こうした凡ミスが起こる事自体が、日本が少なからずこちらへプレッシャーをかけ返しているという証明ではある。
その僅かな間を使い、スペインの要であるフェルナンドがドン・ファンに近付いてきた。
キャプテンであるフェルナンドが注意しても、酔いどれの緊張感のないにやけ顔は収まらない。それどころか、せっかく遊べる相手が来てくれたのに無愛想な歓迎では失礼じゃないかと一層笑みを深める。
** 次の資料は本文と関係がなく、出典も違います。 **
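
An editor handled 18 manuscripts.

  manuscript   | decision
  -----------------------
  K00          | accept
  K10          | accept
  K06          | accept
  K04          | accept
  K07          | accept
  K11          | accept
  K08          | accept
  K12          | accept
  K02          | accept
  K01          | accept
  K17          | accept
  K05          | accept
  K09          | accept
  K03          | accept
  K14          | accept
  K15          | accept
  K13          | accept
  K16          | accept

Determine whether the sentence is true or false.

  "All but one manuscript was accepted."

False

The determiner here denotes the relation: |A ∖ B| = 1.
|A| = 18, |A ∩ B| = 18, |A ∖ B| = 0.
|A ∖ B| = 0, so the statement is false.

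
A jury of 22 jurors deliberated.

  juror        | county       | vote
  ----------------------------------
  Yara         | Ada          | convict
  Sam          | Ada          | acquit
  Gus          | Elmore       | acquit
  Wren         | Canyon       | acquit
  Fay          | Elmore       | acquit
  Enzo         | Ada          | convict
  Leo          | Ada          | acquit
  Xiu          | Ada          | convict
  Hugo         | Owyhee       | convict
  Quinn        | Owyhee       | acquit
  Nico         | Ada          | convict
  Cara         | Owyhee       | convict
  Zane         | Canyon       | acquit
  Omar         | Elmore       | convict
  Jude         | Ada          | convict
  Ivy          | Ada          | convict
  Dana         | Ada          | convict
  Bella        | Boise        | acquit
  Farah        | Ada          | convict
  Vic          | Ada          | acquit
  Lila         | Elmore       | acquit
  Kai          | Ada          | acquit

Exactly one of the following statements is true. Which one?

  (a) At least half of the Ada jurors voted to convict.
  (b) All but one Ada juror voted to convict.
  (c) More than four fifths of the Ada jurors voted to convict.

(a)

|A| = 12, |A ∩ B| = 8, |A ∖ B| = 4.
(a) requires |A ∩ B| ≥ |A ∖ B|: true.
(b) requires |A ∖ B| = 1: false.
(c) requires |A ∩ B| / |A| > 4/5: false.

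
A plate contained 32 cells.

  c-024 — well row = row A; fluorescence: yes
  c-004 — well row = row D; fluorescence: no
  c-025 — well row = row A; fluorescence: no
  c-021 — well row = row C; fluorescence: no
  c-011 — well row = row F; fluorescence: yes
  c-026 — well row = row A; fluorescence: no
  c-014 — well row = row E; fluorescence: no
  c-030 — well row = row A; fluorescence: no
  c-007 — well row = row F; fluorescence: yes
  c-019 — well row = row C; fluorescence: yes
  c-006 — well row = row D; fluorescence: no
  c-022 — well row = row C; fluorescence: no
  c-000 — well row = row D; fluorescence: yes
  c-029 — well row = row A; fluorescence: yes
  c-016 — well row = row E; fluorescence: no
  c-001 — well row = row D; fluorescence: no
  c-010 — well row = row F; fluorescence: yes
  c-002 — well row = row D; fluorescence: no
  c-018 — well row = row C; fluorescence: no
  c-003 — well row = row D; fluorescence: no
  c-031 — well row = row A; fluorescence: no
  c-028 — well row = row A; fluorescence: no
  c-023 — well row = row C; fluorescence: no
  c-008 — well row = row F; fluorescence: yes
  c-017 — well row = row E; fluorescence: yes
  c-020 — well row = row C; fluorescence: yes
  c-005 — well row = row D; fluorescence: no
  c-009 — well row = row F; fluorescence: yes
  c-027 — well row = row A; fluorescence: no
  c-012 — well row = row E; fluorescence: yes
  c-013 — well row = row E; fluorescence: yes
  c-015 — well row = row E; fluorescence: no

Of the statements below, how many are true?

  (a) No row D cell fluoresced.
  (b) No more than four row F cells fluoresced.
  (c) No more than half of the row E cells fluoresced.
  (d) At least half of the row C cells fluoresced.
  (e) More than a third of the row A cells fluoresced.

(a) row D: |A| = 7, |A ∩ B| = 1; needs A ∩ B = ∅ (|A ∩ B| = 0) — false.
(b) row F: |A| = 5, |A ∩ B| = 5; needs |A ∩ B| ≤ 4 — false.
(c) row E: |A| = 6, |A ∩ B| = 3; needs |A ∩ B| ≤ |A ∖ B| — true.
(d) row C: |A| = 6, |A ∩ B| = 2; needs |A ∩ B| ≥ |A ∖ B| — false.
(e) row A: |A| = 8, |A ∩ B| = 2; needs |A ∩ B| / |A| > 1/3 — false.

1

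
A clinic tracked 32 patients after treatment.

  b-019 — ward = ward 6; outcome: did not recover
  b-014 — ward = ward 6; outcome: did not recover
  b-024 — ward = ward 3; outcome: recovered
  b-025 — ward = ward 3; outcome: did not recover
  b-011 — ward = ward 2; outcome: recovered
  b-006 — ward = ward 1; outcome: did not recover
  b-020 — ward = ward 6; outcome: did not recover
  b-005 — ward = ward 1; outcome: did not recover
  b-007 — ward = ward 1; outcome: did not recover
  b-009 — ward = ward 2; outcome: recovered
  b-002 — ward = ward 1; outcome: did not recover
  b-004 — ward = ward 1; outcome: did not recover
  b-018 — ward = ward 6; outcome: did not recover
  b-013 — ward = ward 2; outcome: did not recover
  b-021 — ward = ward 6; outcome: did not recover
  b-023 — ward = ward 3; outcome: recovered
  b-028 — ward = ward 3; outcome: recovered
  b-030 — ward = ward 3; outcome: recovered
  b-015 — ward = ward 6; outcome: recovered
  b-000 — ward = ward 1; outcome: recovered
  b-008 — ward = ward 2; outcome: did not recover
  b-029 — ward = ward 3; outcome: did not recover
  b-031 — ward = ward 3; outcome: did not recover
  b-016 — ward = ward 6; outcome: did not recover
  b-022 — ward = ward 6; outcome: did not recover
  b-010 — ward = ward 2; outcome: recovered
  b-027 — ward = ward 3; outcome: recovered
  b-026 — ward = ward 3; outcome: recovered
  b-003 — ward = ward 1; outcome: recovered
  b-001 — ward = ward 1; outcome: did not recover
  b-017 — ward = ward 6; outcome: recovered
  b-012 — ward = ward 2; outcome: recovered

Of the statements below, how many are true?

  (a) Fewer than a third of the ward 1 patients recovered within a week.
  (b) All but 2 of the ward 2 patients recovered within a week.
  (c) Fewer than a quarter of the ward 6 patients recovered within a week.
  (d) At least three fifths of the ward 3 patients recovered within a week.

(a) ward 1: |A| = 8, |A ∩ B| = 2; needs |A ∩ B| / |A| < 1/3 — true.
(b) ward 2: |A| = 6, |A ∩ B| = 4; needs |A ∖ B| = 2 — true.
(c) ward 6: |A| = 9, |A ∩ B| = 2; needs |A ∩ B| / |A| < 1/4 — true.
(d) ward 3: |A| = 9, |A ∩ B| = 6; needs |A ∩ B| / |A| ≥ 3/5 — true.

4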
「大丈夫、油断なんかしないよ。こういう日本みたいなチームが好きって言うのは、じっくりと楽しみながら潰せるから好きなんだよね。特にあのアシカみたいなテクニック自慢の奴は大好物。ストリートじゃ毎日あんな生意気な相手の子供を泣かせてたからなー。今日も、これまで通り生意気そうな相手を尻餅つかせて泣かせちゃお」
「……俺にはお前の方がずっと子供っぽく見えるんだがな」
はしゃいだ様子で「ここなら相手を泣かせてもその親から怒鳴られたりしないしねー」と拳を固めるドン・ファンにフェルナンドがぼそりと呟く。
「一対一でお前が引けを取るはずがないが、油断だけはするな。それとあのアシカって奴を抜いた後でも手を緩めるなよ。そのままきちんとゴールまで繋げるんだ。また予選の頃みたいなDFを抜くだけ抜いて後は知らんといったふざけたプレイをしたら許さんぞ」
「了解、船長」
びしっと敬礼して片目を閉じる酔いどれに、何かを諦めたかのようなため息を吐いて首を二・三度振ったフェルナンドが念を押す。
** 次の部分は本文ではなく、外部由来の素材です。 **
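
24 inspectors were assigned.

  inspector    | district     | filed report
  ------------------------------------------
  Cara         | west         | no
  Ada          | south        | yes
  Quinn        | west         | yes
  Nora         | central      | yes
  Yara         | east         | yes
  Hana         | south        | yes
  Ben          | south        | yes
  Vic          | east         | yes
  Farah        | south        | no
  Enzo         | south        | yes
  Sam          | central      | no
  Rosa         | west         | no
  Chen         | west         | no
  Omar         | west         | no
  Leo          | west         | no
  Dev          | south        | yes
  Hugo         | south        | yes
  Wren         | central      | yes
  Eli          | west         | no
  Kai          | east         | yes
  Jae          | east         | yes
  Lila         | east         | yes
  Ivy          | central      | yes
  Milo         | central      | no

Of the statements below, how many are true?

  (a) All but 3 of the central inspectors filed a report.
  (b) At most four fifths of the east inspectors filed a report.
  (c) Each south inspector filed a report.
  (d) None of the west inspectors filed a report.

0

(a) central: |A| = 5, |A ∩ B| = 3; needs |A ∖ B| = 3 — false.
(b) east: |A| = 5, |A ∩ B| = 5; needs |A ∩ B| / |A| ≤ 4/5 — false.
(c) south: |A| = 7, |A ∩ B| = 6; needs A ⊆ B, i.e. every element of A is in B (|A ∖ B| = 0) — false.
(d) west: |A| = 7, |A ∩ B| = 1; needs A ∩ B = ∅ (|A ∩ B| = 0) — false.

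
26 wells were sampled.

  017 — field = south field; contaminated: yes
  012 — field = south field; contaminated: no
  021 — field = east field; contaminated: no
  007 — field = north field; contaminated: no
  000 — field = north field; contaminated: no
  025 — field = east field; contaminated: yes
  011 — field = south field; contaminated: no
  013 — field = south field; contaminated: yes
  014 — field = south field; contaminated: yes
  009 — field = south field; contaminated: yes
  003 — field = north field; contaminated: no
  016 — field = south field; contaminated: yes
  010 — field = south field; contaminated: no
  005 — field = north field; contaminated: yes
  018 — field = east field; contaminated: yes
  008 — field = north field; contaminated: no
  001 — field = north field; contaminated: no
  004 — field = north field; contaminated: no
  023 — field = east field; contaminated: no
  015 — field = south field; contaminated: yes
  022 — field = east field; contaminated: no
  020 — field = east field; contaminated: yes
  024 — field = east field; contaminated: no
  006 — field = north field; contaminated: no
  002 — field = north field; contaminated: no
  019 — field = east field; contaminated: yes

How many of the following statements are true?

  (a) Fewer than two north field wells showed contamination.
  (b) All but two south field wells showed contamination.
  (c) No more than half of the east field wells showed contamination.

(a) north field: |A| = 9, |A ∩ B| = 1; needs |A ∩ B| < 2 — true.
(b) south field: |A| = 9, |A ∩ B| = 6; needs |A ∖ B| = 2 — false.
(c) east field: |A| = 8, |A ∩ B| = 4; needs |A ∩ B| ≤ |A ∖ B| — true.

2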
「この試合が終わっても、また次にはたぶんカルロスって遊び相手を用意してやれる。だからできるだけ真面目に頼む」
「うん、判ったって! 日本のチームとアシカを真面目にきちんと叩き潰せばいいんだね。さっきはシュートコースが空いてたからついうっかり撃って入れちゃったけど、今度はちゃんと誰の目にもアシカより俺の方が上だと見せつけてからゴールするよ」
「……そうだな、頼むぞ」
仮にも準決勝へ勝ち上がってきた相手に「ついうっかり」であんなロングシュートのゴールを決めてしまう酔いどれに、さすがのフェルナンドも少し退き気味だった。